Climate diplomacy regains its rights
These remarks were made this Saturday morning, before the start of the plenary meeting of representatives of the 196 countries and the European Union at COP28. At that time, Agnès Pannier-Runacher, Minister of Energy Transition, had just disembarked from her plane in Dubai, which landed at 8 a.m. She returned a day ahead of her initial schedule, to lead the final negotiations for France and participate in negotiations on climate finance for the European Union. And regarding the letter from the Secretary General of OPEC, “I mentioned it on my own. But I did not have the letter in hand,” the minister clarified in Le Figaro on Saturday afternoon, after meeting her Saudi counterpart. In the morning, she added her stone to the representatives of Europe. She declared herself “stunned by OPEC’s statements” and “angry”. According to her, the comments of oil-exporting countries “are not appropriate”. Because, as scientists repeat, “fossil fuels are responsible for more than 75% of greenhouse gas emissions” and therefore for global warming. In addition, this endangers the poorest countries, particularly in Africa where more than “600 million people do not have access to electricity”.

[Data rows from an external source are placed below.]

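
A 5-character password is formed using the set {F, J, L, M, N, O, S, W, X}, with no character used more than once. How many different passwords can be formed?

With no repetition, fill the 5 characters in order: 9 choices, then 8, down to 5.
9 × 8 × 7 × 6 × 5 = 15120.

15120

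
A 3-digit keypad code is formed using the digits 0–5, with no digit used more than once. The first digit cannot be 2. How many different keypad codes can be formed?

100

The first digit has 6−1 = 5 choices (anything except 2).
The remaining 2 digits are filled from the other 5 symbols without repetition: 5 × 4 = 20.
Total: 5 × 20 = 100.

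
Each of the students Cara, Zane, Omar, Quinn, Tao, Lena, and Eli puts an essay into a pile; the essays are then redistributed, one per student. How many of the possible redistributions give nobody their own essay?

Let Aᵢ be the assignments in which student i gets their own essay. We want the size of the complement of A₁∪…∪A_7.
By inclusion–exclusion this is Σ_{j=0}^{7} (−1)^j C(7,j)·(7−j)!.
Computing: 5040 − 5040 + 2520 − 840 + 210 − 42 + 7 − 1 = 1854.

1854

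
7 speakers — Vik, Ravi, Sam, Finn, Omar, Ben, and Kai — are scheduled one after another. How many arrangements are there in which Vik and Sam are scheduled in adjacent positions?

1440

Glue Vik and Sam into one block (2 internal orders), leaving 6 units to arrange in a row.
That gives 2 × 6! = 2 × 720 = 1440.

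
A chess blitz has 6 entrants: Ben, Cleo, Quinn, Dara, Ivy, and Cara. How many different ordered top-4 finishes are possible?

360

There are 6 choices for 1st place, 5 for 2nd, and so on down to 3 for position 4.
That gives 6 × 5 × 4 × 3 = 360.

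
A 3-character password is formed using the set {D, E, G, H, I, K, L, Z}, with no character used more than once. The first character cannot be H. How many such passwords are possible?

The first character has 8−1 = 7 choices (anything except H).
The remaining 2 characters are filled from the other 7 symbols without repetition: 7 × 6 = 42.
Total: 7 × 42 = 294.

294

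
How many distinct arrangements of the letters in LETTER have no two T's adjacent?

Total arrangements of LETTER: 6!/(2!·2!) = 180.
If the two T's are adjacent, glue them into one block, leaving 5 items to arrange: (5)!/(2!) = 60 ways.
Hence 180 − 60 = 120.

120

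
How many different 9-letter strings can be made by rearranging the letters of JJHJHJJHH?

126

The 9 letters of JJHJHJJHH have repeats: H appearing 4 times and J appearing 5 times.
So there are 9! / (5!·4!) = 126 distinguishable arrangements.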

To succeed in the negotiations, the French minister supports the constructive and new proposals of the president of COP28, in his latest draft final agreement, published on Friday. This concerns in particular a formulation “which evokes the substitution of fossil fuels by renewable energies”, a proposal raised in November by China and the United States. But she adds that “Europeans want to hear about all fossil fuels”. And that “we are not going to point the finger at this or that (country). We must say the consequences of fossil fuels on our energy system. It is therefore essential to follow the scientists and “organize the exit from fossil fuels”. Because “we don’t know how to get out of countries that are more than 30% dependent on coal overnight.” Finally, the minister assures “that she has not had a negative reaction from the Saudis”.

Asked about the comments made by European officials, the Saudi Arabian delegation did not wish to make any comments for the moment. Climate diplomacy is regaining its rights.